当社では、新たに社員を採用することを考えています。採用選考時に気を付けなければいけないことはありますか。例えば、採用面接の時に質問してはいけないことはありますか。

【説明】

1 使用者は、労働者を採用するにあたり、どのような人を雇うか、どのような条件で雇うかについて、法律などの特別の制約がない限り、原則として自由に決定することができます。また、使用者は、応募者を採用するか否か判断するために、応募者に一定の事項を尋ねるなどその応募者の情報を調査する自由もあります。
ただし、使用者の有するこれらの採用の自由は、無制限に認められるわけではなく、法律により制限されていたり、調査時において配慮すべき事項があったりします。

2 採用の自由に対する法律による制限の典型例としては、男女雇用機会均等法が挙げられます。
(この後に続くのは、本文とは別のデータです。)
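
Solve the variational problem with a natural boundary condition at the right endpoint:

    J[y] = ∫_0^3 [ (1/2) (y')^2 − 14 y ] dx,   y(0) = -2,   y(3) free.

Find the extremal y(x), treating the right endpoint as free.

The Lagrangian L = (1/2) (y')^2 − 14 y gives
    ∂L/∂y = −14,   ∂L/∂y' = y'.
Euler-Lagrange: d/dx(y') − (−14) = 0, i.e. y'' + 14 = 0, so
    y(x) = −(14/2) x^2 + C1 x + C2.
Fixed left endpoint y(0) = -2 ⇒ C2 = -2.
The right endpoint x = 3 is free, so the natural (transversality) condition is ∂L/∂y' |_{x=3} = 0, i.e. y'(3) = 0.
Compute y'(x) = −14 x + C1, so y'(3) = −42 + C1 = 0 ⇒ C1 = 42.
Therefore the extremal is
    y(x) = −7 x^2 + 42 x − 2.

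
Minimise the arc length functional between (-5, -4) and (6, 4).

Arc-length functional: J[y] = ∫ sqrt(1 + (y')^2) dx.
Lagrangian L = sqrt(1 + (y')^2) has no explicit y dependence, so ∂L/∂y = 0 and the Euler-Lagrange equation gives
    d/dx( y' / sqrt(1 + (y')^2) ) = 0  ⇒  y' / sqrt(1 + (y')^2) = const.
Hence y' is constant, so y(x) is affine.
Fitting the endpoints (-5, -4) and (6, 4):
    slope m = (4 − (-4)) / (6 − (-5)) = 8/11,
    intercept c = (-4) − m·(-5) = -4/11.
Extremal: y(x) = (8/11) x - 4/11.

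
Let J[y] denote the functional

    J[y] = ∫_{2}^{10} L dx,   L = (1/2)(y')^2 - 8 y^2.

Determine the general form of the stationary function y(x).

The Lagrangian is L = (1/2)(y')^2 - 8 y^2.
∂L/∂y = -16y.
∂L/∂y' = y'.
The Euler-Lagrange equation d/dx(∂L/∂y') − ∂L/∂y = 0 becomes:
    y'' + 16 y = 0
General solution: y(x) = A sin(4x) + B cos(4x), where A and B are arbitrary constants fixed by the endpoint conditions.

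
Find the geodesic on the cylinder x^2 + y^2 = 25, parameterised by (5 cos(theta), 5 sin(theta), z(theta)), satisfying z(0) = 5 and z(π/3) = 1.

Parameterise the cylinder of radius R = 5 as
    r(θ) = (5 cos θ, 5 sin θ, z(θ)).
The arc-length element is
    ds = sqrt(25 + (dz/dθ)^2) dθ,
so the Lagrangian is L = sqrt(25 + z'^2).
L depends on z' only, not on z or θ, so ∂L/∂z = 0 and
    ∂L/∂z' = z' / sqrt(25 + z'^2).
The Euler-Lagrange equation gives
    d/dθ( z' / sqrt(25 + z'^2) ) = 0,
so z' is constant. Integrating once:
    z(θ) = a θ + b,
a helix on the cylinder (a straight line when the cylinder is unrolled). The constants a, b are determined by the endpoint conditions.
With endpoint conditions z(0) = 5 and z(π/3) = 1: from z(0) = b we get b = 5, and a·π/3 + 5 = 1 gives a = -12/π, so
    z(θ) = (-12/π) θ + 5.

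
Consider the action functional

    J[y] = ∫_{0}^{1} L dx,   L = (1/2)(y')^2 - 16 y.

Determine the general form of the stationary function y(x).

The Lagrangian is L = (1/2)(y')^2 - 16 y.
∂L/∂y = -16.
∂L/∂y' = y'.
The Euler-Lagrange equation d/dx(∂L/∂y') − ∂L/∂y = 0 becomes:
    y'' + 16 = 0
General solution: y(x) = -8 x^2 + A x + B, where A and B are arbitrary constants fixed by the endpoint conditions.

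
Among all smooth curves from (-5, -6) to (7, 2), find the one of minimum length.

Arc-length functional: J[y] = ∫ sqrt(1 + (y')^2) dx.
Lagrangian L = sqrt(1 + (y')^2) has no explicit y dependence, so ∂L/∂y = 0 and the Euler-Lagrange equation gives
    d/dx( y' / sqrt(1 + (y')^2) ) = 0  ⇒  y' / sqrt(1 + (y')^2) = const.
Hence y' is constant, so y(x) is affine.
Fitting the endpoints (-5, -6) and (7, 2):
    slope m = (2 − (-6)) / (7 − (-5)) = 2/3,
    intercept c = (-6) − m·(-5) = -8/3.
Extremal: y(x) = (2/3) x - 8/3.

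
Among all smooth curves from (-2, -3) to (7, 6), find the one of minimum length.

Arc-length functional: J[y] = ∫ sqrt(1 + (y')^2) dx.
Lagrangian L = sqrt(1 + (y')^2) has no explicit y dependence, so ∂L/∂y = 0 and the Euler-Lagrange equation gives
    d/dx( y' / sqrt(1 + (y')^2) ) = 0  ⇒  y' / sqrt(1 + (y')^2) = const.
Hence y' is constant, so y(x) is affine.
Fitting the endpoints (-2, -3) and (7, 6):
    slope m = (6 − (-3)) / (7 − (-2)) = 1,
    intercept c = (-3) − m·(-2) = -1.
Extremal: y(x) = x - 1.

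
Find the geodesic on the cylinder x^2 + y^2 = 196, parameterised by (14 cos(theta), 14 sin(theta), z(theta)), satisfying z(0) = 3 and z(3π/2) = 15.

Parameterise the cylinder of radius R = 14 as
    r(θ) = (14 cos θ, 14 sin θ, z(θ)).
The arc-length element is
    ds = sqrt(196 + (dz/dθ)^2) dθ,
so the Lagrangian is L = sqrt(196 + z'^2).
L depends on z' only, not on z or θ, so ∂L/∂z = 0 and
    ∂L/∂z' = z' / sqrt(196 + z'^2).
The Euler-Lagrange equation gives
    d/dθ( z' / sqrt(196 + z'^2) ) = 0,
so z' is constant. Integrating once:
    z(θ) = a θ + b,
a helix on the cylinder (a straight line when the cylinder is unrolled). The constants a, b are determined by the endpoint conditions.
With endpoint conditions z(0) = 3 and z(3π/2) = 15: from z(0) = b we get b = 3, and a·3π/2 + 3 = 15 gives a = 8/π, so
    z(θ) = (8/π) θ + 3.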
男女雇用機会均等法5条には、「事業主は、労働者の募集及び採用について、その性別にかかわりなく均等な機会を与えなければならない」と定められており、採用選考時における男女差別が禁止されています。

3 採用面接など採否決定のための情報調査の場面でも、使用者は応募者に対して何でも質問してよいわけではありません。採用選考は、応募者の基本的人権を尊重しつつ、応募者の適性・能力を基準として行われることを前提とするものです。そのため、応募者の人格や尊厳、プライバシーを侵害する質問はすべきではありません。また、応募者の適性・能力を知るための事柄と無関係な事柄を質問するのも避けるべきです(なお、どのような事柄が応募者の適性・能力を知るための事柄かは、募集する職種や業務内容との関係によるでしょう)。
厚生労働省が公表している「公正や採用選考を目指して」というパンフレットには、一般的に採用選考時に配慮すべき事項として、以下の①~⑭の項目が挙げられており参考になります。以下の①~⑪の事項を、エントリーシート・応募用紙に記載させる、面接時にたずねる、作文の題材にするなどによって把握することや、⑫~⑭を実施することは、職業差別につながるおそれがあるとされています。

(a) 本人の責任のない事項の把握
①本籍・出生地に関すること
②家族に関すること(職業・続柄・健康・病歴・地位・学歴・収入・資産など)
③住宅状況に関すること(間取り・部屋数・住宅の種類・近隣の施設など)
④生活環境・家庭環境などに関すること
(b) 本来自由であるべき事項(思想・信条にかかわること)の把握
⑤宗教に関すること
⑥支持政党に関すること
⑦人生観・生活信条などに関すること
⑧尊敬する人物に関すること
⑨思想に関すること
⑩労働組合(加入状況や活動歴など)、学生運動などの社会運動に関すること
⑪購読新聞・雑誌・愛読書などに関すること
(c) 採用選考の方法
⑫身元調査などの実施
⑬本人の適性・能力に関係ない事項を含んだ応募書類の使用
⑭合理的・客観的に必要性が認められない採用選考時の健康診断の実施

4 採用選考について使用者に大きな裁量があるため意識が向きづらいところですが、採用選考に配慮すべき事項に留意しつつ、面接をはじめとした採用選考活動を行う必要があるでしょう。